“タコ部屋”に押し込まれる劣悪な環境 ほぼ全員参加が労働組合に参加
そもそも醤油醸造は、杜氏や「蔵人」(醸造工)の技術や経験に頼る傾向が強い古い体質。杜氏を頂点とする徒弟制に加えて、蔵人の採用なども「親方」と呼ばれる外部の業者が全て差配しており、未婚の蔵人は低賃金のため、蔵に付設された大広間で共同生活。“タコ部屋”のような職場もあったという。資本側はパイプラインやエレベーターなどの機械化を進め、蔵人の雇用や作業に対する権限を強める。

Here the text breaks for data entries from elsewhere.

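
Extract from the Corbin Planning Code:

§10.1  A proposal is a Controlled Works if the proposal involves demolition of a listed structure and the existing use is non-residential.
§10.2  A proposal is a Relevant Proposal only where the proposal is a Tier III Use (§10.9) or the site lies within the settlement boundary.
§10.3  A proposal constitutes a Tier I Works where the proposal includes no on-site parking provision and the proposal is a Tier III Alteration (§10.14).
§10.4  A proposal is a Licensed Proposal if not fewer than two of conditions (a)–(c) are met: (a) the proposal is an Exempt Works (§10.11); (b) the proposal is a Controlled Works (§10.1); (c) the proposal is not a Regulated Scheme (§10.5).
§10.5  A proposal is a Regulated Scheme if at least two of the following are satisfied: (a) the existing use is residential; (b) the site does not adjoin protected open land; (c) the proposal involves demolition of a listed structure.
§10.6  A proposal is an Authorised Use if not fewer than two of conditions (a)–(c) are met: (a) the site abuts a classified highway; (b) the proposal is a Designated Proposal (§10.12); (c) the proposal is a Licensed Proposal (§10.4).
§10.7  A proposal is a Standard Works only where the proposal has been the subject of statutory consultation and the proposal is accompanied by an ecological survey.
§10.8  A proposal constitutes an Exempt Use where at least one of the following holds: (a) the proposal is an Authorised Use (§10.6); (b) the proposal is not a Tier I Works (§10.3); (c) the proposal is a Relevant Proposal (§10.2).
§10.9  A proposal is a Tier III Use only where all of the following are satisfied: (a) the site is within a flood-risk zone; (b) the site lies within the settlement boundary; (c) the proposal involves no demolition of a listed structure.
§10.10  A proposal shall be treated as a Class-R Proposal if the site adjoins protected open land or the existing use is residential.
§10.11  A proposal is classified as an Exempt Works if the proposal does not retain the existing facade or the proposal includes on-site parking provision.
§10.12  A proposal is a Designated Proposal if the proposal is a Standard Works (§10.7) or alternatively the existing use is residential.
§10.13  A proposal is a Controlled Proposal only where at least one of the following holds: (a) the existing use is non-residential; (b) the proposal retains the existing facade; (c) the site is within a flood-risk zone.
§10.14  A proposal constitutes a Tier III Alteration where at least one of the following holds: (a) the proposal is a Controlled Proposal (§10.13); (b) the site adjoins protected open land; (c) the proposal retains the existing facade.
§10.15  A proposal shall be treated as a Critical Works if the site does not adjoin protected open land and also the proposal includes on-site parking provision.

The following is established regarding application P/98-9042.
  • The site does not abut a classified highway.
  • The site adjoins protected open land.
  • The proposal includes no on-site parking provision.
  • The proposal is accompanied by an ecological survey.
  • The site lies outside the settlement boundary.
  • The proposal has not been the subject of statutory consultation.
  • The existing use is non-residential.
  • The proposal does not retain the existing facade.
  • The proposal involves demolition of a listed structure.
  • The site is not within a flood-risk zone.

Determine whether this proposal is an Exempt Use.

§10.7 — Standard Works: [the proposal has been the subject of statutory consultation? no] AND [the proposal is accompanied by an ecological survey? yes] → not satisfied.
§10.12 — Designated Proposal: [Standard Works (§10.7)? no] OR [the existing use is residential? no] → not satisfied.
§10.11 — Exempt Works: [the proposal does not retain the existing facade? yes] OR [the proposal includes on-site parking provision? no] → satisfied.
§10.1 — Controlled Works: [the proposal involves demolition of a listed structure? yes] AND [the existing use is non-residential? yes] → satisfied.
§10.5 — Regulated Scheme: the existing use is residential? no; the site does not adjoin protected open land? no; the proposal involves demolition of a listed structure? yes — 1 of 3 hold (need ≥2) → not satisfied.
§10.4 — Licensed Proposal: Exempt Works (§10.11)? yes; Controlled Works (§10.1)? yes; not a Regulated Scheme (§10.5)? yes — 3 of 3 hold (need ≥2) → satisfied.
§10.6 — Authorised Use: the site abuts a classified highway? no; Designated Proposal (§10.12)? no; Licensed Proposal (§10.4)? yes — 1 of 3 hold (need ≥2) → not satisfied.
§10.13 — Controlled Proposal: [the existing use is non-residential? yes] OR [the proposal retains the existing facade? no] OR [the site is within a flood-risk zone? no] → satisfied.
§10.14 — Tier III Alteration: [Controlled Proposal (§10.13)? yes] OR [the site adjoins protected open land? yes] OR [the proposal retains the existing facade? no] → satisfied.
§10.3 — Tier I Works: [the proposal includes no on-site parking provision? yes] AND [Tier III Alteration (§10.14)? yes] → satisfied.
§10.9 — Tier III Use: [the site is within a flood-risk zone? no] AND [the site lies within the settlement boundary? no] AND [the proposal involves no demolition of a listed structure? no] → not satisfied.
§10.2 — Relevant Proposal: [Tier III Use (§10.9)? no] OR [the site lies within the settlement boundary? no] → not satisfied.
§10.8 — Exempt Use: [Authorised Use (§10.6)? no] OR [not a Tier I Works (§10.3)? no] OR [Relevant Proposal (§10.2)? no] → not satisfied.

No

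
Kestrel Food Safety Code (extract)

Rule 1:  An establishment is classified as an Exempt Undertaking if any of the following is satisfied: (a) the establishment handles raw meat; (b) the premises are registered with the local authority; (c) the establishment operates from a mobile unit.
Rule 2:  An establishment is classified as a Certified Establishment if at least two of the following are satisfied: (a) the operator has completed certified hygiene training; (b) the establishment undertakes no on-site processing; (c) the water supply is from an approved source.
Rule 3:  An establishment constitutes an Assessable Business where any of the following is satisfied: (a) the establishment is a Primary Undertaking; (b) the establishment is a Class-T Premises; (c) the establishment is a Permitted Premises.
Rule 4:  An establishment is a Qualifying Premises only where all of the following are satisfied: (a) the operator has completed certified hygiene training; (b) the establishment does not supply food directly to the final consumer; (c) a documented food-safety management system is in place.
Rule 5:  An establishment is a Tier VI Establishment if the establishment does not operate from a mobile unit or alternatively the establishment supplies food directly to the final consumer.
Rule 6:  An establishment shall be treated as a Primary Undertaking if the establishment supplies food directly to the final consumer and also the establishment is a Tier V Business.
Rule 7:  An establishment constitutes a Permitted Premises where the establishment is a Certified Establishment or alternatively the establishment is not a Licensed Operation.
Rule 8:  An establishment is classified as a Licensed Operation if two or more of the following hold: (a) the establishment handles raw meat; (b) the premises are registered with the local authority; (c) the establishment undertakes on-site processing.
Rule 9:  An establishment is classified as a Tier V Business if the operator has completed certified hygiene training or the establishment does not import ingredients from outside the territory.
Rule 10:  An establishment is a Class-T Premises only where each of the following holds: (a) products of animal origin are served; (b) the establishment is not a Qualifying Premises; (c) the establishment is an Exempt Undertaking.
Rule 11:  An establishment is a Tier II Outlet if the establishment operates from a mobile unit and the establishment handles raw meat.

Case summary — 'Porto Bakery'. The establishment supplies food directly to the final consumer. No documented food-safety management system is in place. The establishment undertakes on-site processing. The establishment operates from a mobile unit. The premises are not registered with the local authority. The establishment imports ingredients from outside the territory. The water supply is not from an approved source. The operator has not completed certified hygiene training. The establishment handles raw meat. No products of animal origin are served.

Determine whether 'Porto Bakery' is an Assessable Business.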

一方1921年、野田醤油に労働組合が組織され、蔵人約1500人のほぼ全員が加盟した。日本の労働組合は分裂を繰り返していたが、野田醤油の労働組合に対しては、「日本労働総同盟」が指導。1923年には、関連会社の労働者らも加えて「日本労働総同盟野田支部連合」となった(のち「関東醸造組合野田支部」と改称)。これ以降の争議の叙述は会社側と組合寄りでかなり違う。比較的中立と思われる「千葉県の歴史」を中心に流れを追う。
蔵人の多くは賃金が低いため、仕事を早く終わらせて副業
1922年には、醤油の樽の加工に従事する蔵人170人が棟梁の賃金ピンハネ撤廃を要求してストライキを起こした。この際には、棟梁側に買収されたとされる元組合幹部が組合員2人に刺殺される事件が起きている。翌1923年、会社側が(1)8時間労働制(2)年給制から日給制へ――などの作業制度改定を提示したのに対して、組合員全員がストライキに突入した。蔵人の多くは賃金が低いため、仕事を早く終わらせて副業で稼いでおり、定時制には強硬に反対していた。この時は、内務省や千葉県知事が調停に入り、組合側に有利な形で「手打ち式」が行われた。会社側の改革は失敗。「こうした組合優勢の中で野田醤油の労資関係は推移していった」(「千葉県の歴史通史編近現代2」)。「野田醤油株式会社二十年史」も、会社側の立場から「労働組合員は争議後凱歌を挙げて工場に入り、その態度全く傍若無人で、工場社員の威令ほとんど行われざるに至った」と書いている。